O PAN pediu esta sexta-feira que a Assembleia da República interpele o Banco de Portugal para que se realize com urgência uma avaliação independente da operação de alienação da seguradora GNB Vida pelo Novo Banco.

Mais que discutir a nulidade da auditoria, é necessário garantir uma avaliação independente desta operação ruinosa [alienação da GNB Vida]. O PAN quer que o parlamento assegure junto do Banco de Portugal essa avaliação com urgência", escreveu no Twitter o deputado e porta-voz deste partido, André Silva.

No requerimento dirigido à Comissão de Orçamento e Finanças da Assembleia da República, com a data desta sexta-feira, o grupo parlamentar do PAN refere que foi a representante espanhola da consultora Deloitte Touche Tohmatsu Limited "quem assessorou o Novo Banco nesta operação" de alienação da GNB Vida.

Por isso, segundo o PAN, a representante portuguesa da Deloitte, responsável pela recente auditoria externa aos atos de gestão do extinto Banco Espírito Santo (BES) e do Novo Banco entre 2000 e 2018, "estava em manifesta situação de conflito de interesses" e "não tinha a idoneidade e independência necessárias para analisar esta operação de alienação".

O relatório final desta auditoria menciona a operação de alienação da seguradora GNB Vida, concluída em 2019, mas iniciada em 2017. Contudo fá-lo omitindo um conjunto de aspetos relevantes, tais como o facto de esta operação ter gerado perdas de 250 milhões de euros para o Novo Banco, o facto de o Novo Banco ter emprestado cerca de 60 milhões de euros ao investidor que comprou a seguradora, e a ligação ao gestor Greg Lindberg, condenado no ano passado, nos Estados Unidos, por corrupção e fraude fiscal", lê-se no requerimento.

O PAN realça a dimensão das "perdas geradas por esta operação", com impacto nos resultados do Novo Banco e "indiretamente nas operações de injeção de dinheiro público via Fundo de Resolução".

"Face ao exposto", o PAN pede que a Comissão de Orçamento e Finanças "interpele o Banco de Portugal para que tome as diligências necessárias para assegurar, com caráter de urgência, a realização de uma avaliação independente da operação de alienação da seguradora GNB Vida pelo Novo Banco, S.A.".

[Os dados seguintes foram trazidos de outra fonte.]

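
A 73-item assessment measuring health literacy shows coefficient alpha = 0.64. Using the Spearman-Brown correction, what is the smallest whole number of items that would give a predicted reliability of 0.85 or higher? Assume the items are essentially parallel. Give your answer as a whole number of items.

233

Spearman-Brown solved for the length factor n:
n = r_target (1 − r_old) / [ r_old (1 − r_target) ]
n = 0.85 × (1 − 0.64) / [ 0.64 × (1 − 0.85) ]
  = 0.3060 / 0.0960 = 3.1875
3.1875 × 73 = 232.69 → 233 items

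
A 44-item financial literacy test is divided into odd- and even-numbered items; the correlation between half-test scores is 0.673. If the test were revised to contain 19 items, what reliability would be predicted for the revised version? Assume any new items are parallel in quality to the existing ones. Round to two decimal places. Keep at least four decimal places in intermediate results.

Spearman-Brown correction (n = 2): r_full = 2·0.673/(1 + 0.673) = 0.8045
Length factor from 44 to 19 items: n = 19/44 = 0.4318
r_new = n·r_full / (1 + (n − 1)·r_full) = 0.3474 / 0.5429 ≈ 0.6399

0.64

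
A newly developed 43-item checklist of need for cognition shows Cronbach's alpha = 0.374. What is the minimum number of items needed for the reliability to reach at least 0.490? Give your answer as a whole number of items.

70

Invert Spearman-Brown to solve for n:
n = r*(1 − r) / [ r (1 − r*) ]
n = 0.490(1 − 0.374) / [0.374(1 − 0.490)]
  = 0.306740 / 0.190740 = 1.6082
1.6082 × 43 = 69.15 → 70 items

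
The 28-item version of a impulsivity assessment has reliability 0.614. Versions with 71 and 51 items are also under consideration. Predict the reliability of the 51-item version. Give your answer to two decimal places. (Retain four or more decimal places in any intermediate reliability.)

0.74

The 71-item form is not needed; work directly from the 28-item form with n = 51/28 = 1.8214.
r_{51} = n·r / (1 + (n − 1)·r) = 1.1183 / 1.5043 ≈ 0.7434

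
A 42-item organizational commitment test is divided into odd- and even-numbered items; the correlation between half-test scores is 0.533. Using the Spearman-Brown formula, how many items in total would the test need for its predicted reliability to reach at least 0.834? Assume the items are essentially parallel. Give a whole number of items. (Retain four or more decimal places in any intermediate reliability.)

Corrected full-test reliability: r_full = 2 × 0.533 / (1 + 0.533) ≈ 0.6954
Solve Spearman-Brown for n: n = 0.834(1 − 0.6954) / [0.6954(1 − 0.834)] = 2.2007
Required items = 2.2007 × 42 = 92.43, so 93 items.

93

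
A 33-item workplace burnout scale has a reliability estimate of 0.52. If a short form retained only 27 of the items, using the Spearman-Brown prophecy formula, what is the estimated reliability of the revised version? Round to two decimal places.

The new length is 27/33 = 0.8182 times the old.
Apply the Spearman-Brown prophecy formula, r' = nr / [1 + (n − 1)r]:
r_new = 0.8182·0.52 / [1 + (0.8182 − 1)·0.52]
r_new = 0.4255 / 0.9055 ≈ 0.4699

0.47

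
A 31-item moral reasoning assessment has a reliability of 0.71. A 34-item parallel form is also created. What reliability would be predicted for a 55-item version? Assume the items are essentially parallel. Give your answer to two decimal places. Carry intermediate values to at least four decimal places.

The 34-item form is not needed; work directly from the 31-item form with n = 55/31 = 1.7742.
r_{55} = n·r / (1 + (n − 1)·r) = 1.2597 / 1.5497 ≈ 0.8129

0.81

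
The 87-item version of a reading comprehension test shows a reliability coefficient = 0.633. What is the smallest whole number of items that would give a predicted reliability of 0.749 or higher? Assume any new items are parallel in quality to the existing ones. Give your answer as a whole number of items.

151

n = 0.749(1 − 0.633) / [0.633(1 − 0.749)]
  = 0.274883 / 0.158883 = 1.7301
Items needed = n × 87 = 1.7301 × 87 ≈ 150.52 → round up to 151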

Hoje, face à notícia do Jornal Económico de que a representante espanhola da Deloitte assessorou o Novo Banco na alienação da GNB Vida, a deputada do Bloco de Esquerda (BE) Mariana Mortágua defendeu que se deve "considerar nula a auditoria e nulos os seus resultados", pois não tem credibilidade e está "ferida de morte".

A Deloitte, na sua auditoria, não refere a desvalorização da GNB Vida, não refere as ligações entre o comprador a um corrupto condenado e também não refere que a própria Deloitte foi assessora financeira do Novo Banco na venda da GNB Vida e, portanto, tem uma responsabilidade partilhada", acusou Mariana Mortágua.

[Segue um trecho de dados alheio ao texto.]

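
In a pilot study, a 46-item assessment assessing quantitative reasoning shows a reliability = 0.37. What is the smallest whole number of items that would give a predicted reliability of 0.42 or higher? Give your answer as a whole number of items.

Spearman-Brown solved for the length factor n:
n = r*(1 − r) / [ r (1 − r*) ]
n = 0.42(1 − 0.37) / [0.37(1 − 0.42)]
n = 0.2646 / 0.2146 ≈ 1.2330
So the test needs 1.2330 × 46 ≈ 56.72 items; rounding up, 57.

57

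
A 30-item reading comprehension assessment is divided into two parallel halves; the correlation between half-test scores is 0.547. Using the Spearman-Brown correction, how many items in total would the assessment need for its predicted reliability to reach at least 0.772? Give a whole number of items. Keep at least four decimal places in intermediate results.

43

Corrected full-test reliability: r_full = 2 × 0.547 / (1 + 0.547) ≈ 0.7072
Solve Spearman-Brown for n: n = 0.772(1 − 0.7072) / [0.7072(1 − 0.772)] = 1.4019
Required items = 1.4019 × 30 = 42.06, so 43 items.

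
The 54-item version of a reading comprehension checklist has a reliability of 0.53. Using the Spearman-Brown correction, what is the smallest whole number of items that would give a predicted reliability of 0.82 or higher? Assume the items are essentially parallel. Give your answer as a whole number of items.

219

Invert Spearman-Brown to solve for n:
n = r*(1 − r) / [ r (1 − r*) ]
n = [0.82 × 0.47] / [0.53 × 0.18]
  = 0.3854 / 0.0954 = 4.0398
So the test needs 4.0398 × 54 ≈ 218.15 items; rounding up, 219.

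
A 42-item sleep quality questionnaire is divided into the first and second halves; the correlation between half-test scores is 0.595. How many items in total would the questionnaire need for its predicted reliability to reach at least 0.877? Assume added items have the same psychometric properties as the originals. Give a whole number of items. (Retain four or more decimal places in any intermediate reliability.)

r_full = 2(0.595)/(1 + 0.595) = 0.7461
Solve Spearman-Brown for n: n = 0.877(1 − 0.7461) / [0.7461(1 − 0.877)] = 2.4264
Items = 2.4264 × 42 ≈ 101.91 → 102

102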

O Novo Banco, que ficou com parte da atividade bancária do BES na sequência da resolução de 2014, foi vendido em 2017 ao fundo norte-americano Lone Star, que detém 75% do seu capital, sendo os restantes 25% propriedade do Fundo de Resolução bancário, entidade gerida pelo Banco de Portugal.

Na terça-feira, quando foram noticiadas as conclusões da auditoria externa da Deloitte ao Novo Banco, que revelou perdas líquidas de 4.042 milhões de euros, o PAN declarou apoio à realização de uma comissão de inquérito parlamentar.

Além disso, anunciou que, no quadro da discussão do Orçamento do Estado para 2021, vai propor "a renegociação dos acordos de venda do Novo Banco" e quer "assegurar que durante a crise sanitária ou por causa dela não será injetado mais nenhum dinheiro público no Novo Banco".